Kedua, adanya konflik dengan orang tua. Para remaja masih sangat membutuhkan bimbingan, motivasi, dan pendampingan dari orang-orang yang dekat dengan dirinya dalam kesehariannya, terutama kedua orang tuanya. Kedekatan dan keharmonisan hubungan anak dan orang tua sangat besar peranannya terhadap semangat remaja dalam menempuh pendidikannya. Jika anak merasa kurang/tidak diperhatikan oleh kedua orang tuanya maka hampir bisa dipastikan mereka juga akan bersikap masa bodoh terhadap dirinya sendiri.
Ketiga, konflik dengan teman. Di suatu sekolah tidak jarang terbentuk sircle (lingkaran) yakni semacam geng. Konflik antar teman bisa saja berakibat fatal bagi anak-anak yang tidak memiliki geng. Mereka akan mengalami pembulliyan dari teman-teman di kelas atau di sekolahnya. Hal ini juga berpengaruh besar terhadap semangat mereka untuk masuk sekolah. Banyaknya kasus bulliying yang terjadi di sekolah akhir-akhir ini, baik yang terekspos media massa maupun tidak, tentu sangat memprihatinkan.
Pembulliyan seringkali terjadi secara berkelompok atau beramai-ramai.
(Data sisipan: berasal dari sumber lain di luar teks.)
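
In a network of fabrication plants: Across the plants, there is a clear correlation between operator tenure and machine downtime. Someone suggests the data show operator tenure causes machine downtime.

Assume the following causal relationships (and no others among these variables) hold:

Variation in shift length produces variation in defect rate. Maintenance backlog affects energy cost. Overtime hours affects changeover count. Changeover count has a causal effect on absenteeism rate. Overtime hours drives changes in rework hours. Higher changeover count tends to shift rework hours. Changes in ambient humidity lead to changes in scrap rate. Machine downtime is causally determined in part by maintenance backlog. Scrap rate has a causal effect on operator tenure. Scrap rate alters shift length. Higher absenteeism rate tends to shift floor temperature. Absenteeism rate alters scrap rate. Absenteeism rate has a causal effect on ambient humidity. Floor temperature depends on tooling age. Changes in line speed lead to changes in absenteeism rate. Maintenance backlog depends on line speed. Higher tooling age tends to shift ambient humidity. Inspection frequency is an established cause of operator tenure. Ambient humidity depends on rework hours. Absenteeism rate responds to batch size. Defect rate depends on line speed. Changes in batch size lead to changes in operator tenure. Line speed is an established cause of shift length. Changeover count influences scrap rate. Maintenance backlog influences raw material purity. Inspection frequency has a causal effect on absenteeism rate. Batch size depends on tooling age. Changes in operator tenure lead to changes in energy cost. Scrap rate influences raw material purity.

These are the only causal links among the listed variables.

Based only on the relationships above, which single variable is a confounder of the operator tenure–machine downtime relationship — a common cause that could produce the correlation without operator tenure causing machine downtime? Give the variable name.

Line speed has a causal path to operator tenure (line speed → absenteeism rate → scrap rate → operator tenure) and a separate causal path to machine downtime (line speed → maintenance backlog → machine downtime), so it is a common cause of both.
No stated relationship gives operator tenure a causal route to machine downtime, so the correlation is explained by the shared upstream cause rather than a direct effect.

line speed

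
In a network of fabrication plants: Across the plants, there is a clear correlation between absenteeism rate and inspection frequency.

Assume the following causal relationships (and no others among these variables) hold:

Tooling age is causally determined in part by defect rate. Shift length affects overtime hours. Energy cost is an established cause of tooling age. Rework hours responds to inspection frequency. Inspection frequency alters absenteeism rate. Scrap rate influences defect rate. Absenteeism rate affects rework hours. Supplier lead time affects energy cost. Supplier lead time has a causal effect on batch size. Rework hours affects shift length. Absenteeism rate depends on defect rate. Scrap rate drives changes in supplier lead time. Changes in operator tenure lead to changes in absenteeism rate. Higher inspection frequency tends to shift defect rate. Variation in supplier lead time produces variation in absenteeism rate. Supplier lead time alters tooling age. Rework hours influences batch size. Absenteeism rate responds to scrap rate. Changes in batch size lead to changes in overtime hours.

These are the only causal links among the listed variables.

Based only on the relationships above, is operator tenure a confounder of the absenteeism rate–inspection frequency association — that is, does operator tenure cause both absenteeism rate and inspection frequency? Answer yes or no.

Operator tenure has no stated causal path to inspection frequency. A confounder must cause both variables, so operator tenure does not qualify.

no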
Anak-anak yang menjadi sasaran bulliying tentu merasa tidak berdaya. Apalagi jika kasus bulliying yang menimpanya tidak lekas tertangani dan mendapatkan solusi. Apalagi jika guru yang kebetulan mengajar hanya bertanya dan ujung-ujungnya menyalahkannya juga. Mereka merasa diabaikan dan merasa tidak nyaman lagi berada di sekolah. Akhir dari permasalahan ini tentu mereka akan memilih menyendiri di rumah sebagai tempat teraman.
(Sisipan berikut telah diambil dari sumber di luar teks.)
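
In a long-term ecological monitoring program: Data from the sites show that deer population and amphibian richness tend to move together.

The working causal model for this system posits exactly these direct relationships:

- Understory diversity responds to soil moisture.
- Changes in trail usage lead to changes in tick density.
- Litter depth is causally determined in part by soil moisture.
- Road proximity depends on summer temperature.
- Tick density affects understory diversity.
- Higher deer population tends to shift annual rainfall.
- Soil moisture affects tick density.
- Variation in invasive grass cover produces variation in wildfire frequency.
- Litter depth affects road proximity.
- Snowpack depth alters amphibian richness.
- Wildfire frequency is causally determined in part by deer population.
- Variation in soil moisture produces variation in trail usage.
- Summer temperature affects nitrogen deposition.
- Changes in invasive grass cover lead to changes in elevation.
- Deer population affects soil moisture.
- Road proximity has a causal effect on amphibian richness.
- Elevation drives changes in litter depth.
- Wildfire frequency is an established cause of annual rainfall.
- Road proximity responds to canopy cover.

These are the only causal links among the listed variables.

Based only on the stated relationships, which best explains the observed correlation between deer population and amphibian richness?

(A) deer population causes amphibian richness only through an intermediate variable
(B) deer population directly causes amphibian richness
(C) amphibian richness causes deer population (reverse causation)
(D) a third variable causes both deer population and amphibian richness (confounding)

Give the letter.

Deer population reaches amphibian richness through deer population → soil moisture → litter depth → road proximity → amphibian richness — an indirect causal chain with no direct deer population → amphibian richness link. No variable causes both deer population and amphibian richness, so confounding is ruled out; the effect is mediated.

A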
Keempat, kurang/tidak suka terhadap guru. Rasa kurang/tidak suka terhadap guru ini sebenarnya tidak serta-merta dikarenakan guru yang bersangkutan jahat atau pernah melakukan sesuatu yang membuatnya menjadi tidak respek terhadap guru bersangkutan. Namun bisa saja berawal dari kurang sukanya mereka terhadap mata pelajaran yang disampaikan guru, termasuk dengan cara mengajarnya. Bahkan bisa saja jika perasaan tidak suka ini mengendap terlalu lama akhirnya menjelma menjadi sebuah ketakutan. Takut jika disuruh menjawab pertanyaan di depan kelas, takut tidak bisa menyelesaikan Pekerjaan Rumah (PR), takut nilainya jelek, takut tidak naik kelas, dan seterusnya.
Kelima, terpengaruh dengan teman satu kelompoknya di luar sekolah. Peergroup (teman satu kelompok) tentu sangat berpengaruh terhadap perkataan, sikap, dan perilaku remaja. Kesimpulan dari beberapa hasil penelitian ilmiah menyebutkan bahwa remaja akan lebih takut ditinggalkan teman-teman sebaya dalam peergroupnya daripada dimarahi orang tuanya. Mereka akan berani menentang orang tua atau gurunya atau berani melanggar tata tertib demi mempertahankan eksistensi mereka dalam peergroupnya. Jika seorang remaja bergabung dalam peergroup anak-anak putus sekolah maka sangat mungkin mereka akan mengikuti jejak mereka alias putus sekolah juga.
Keenam, beberapa faktor lain termasuk faktor ekonomi, keterbatasan sarana transportasi, hari-hari khusus (mereka biasa menyebutnya hari kejepit yakni hari yang berada diantara dua hari libur), bangun kesiangan, dan sejenisnya.
Muara Akhir
Ditilik dari akar masalah yang menjadi penyebab terganggunya keberlangsungan pendidikan remaja, ada beberapa langkah antisipasi yang bisa dilakukan:
Pertama, pengumpulan data dan penelusuran fakta. Seorang guru (terutama wali kelas dan guru BK) harus memiliki basis data tentang siswa di bawah perwaliannya/binaannya. Data pribadi dan data keluarga siswa termasuk latar belakang pekerjaan/profesi, keadaan ekonomi, serta lingkungan sosial di mana siswa tingal adalah data yang sangat penting sebagai pendukung dalam mebimbing dan mendidik siswa.
Kedua, melakukan pendekatan pribadi (personality approach). Menangani siswa bermasalah tentu tidak bisa dipukul rata. Masing-masing kasus butuh cara penanganan yang berbeda. Ada kalanya butuh ketegasan dan sanksi hukuman yang jelas dan terukur, namun ada kalanya harus bicara dari hati ke hati melalui pendekatan pribadi.